A: This is certainly not true, since the union $C\cup D$ is not sensitive to whether elements came from $C$ or $D$, but the expression on the right side is sensitive to this sort of rearrangement. (Thanks to @Thomas for pointing out that "re-ordering" is not the right word.) Here's an intuitive angle: $C$ and $D$ are merged to become a single element in $\frac{A \cup B}{C \cup D}$. On the other hand, $C$ becomes a single element in $A/C$ and $D$ becomes a single element in $B/D$, but there's no reason that these two elements have to be linked together in $\frac{A}{C} \cup \frac{B}{D}$.

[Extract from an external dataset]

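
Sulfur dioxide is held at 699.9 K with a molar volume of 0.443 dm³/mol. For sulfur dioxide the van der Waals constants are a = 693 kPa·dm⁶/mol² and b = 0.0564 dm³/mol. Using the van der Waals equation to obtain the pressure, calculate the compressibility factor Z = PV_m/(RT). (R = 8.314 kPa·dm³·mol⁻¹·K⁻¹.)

Z ≈ 0.8771

P = RT/(V_m − b) − a/V_m² = (8.314)(699.9)/(0.443 − 0.0564) − 693/(0.443)²
  = 5819.0/0.38660 − 3531.2 = 15052 − 3531.2 = 11521 kPa
Z = PV_m/(RT) = (11521)(0.443)/((8.314)(699.9)) = 5103.8/5819.0 = 0.8771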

Example: Take $A=B=\{1,2\}$. Now let $C=\{1\}$ and $D=\{2\}$, $C'=\{1,2\}$ and $D'=\emptyset$.  Then $C \cup D = C' \cup D'$, so 
\begin{equation}\tag{$*$}
\frac{A \cup B}{C \cup D}=\frac{A \cup B}{C' \cup D'}.
\end{equation} But $$\frac{A}{C} \cup \frac{B}{D} = \frac{\{1,2\}}{\{1\}} \cup \frac{\{1,2\}}{\{2\}}=\{1,2\} \cup\{1,2\}=\{1,2\}$$
and
$$\frac{A}{C'} \cup \frac{B}{D'} = \frac{\{1,2\}}{\{1,2\}} \cup \frac{\{1,2\}}{\emptyset}=\{[1,2]\} \cup\{1,2\}=\{[1,2]\}.$$
One of these sets contains two elements and the other contains three elements. Hence they cannot be equal, contradicting ($*$). (Note that this example can be generalized to larger sets and decompositions in which no subset is empty.)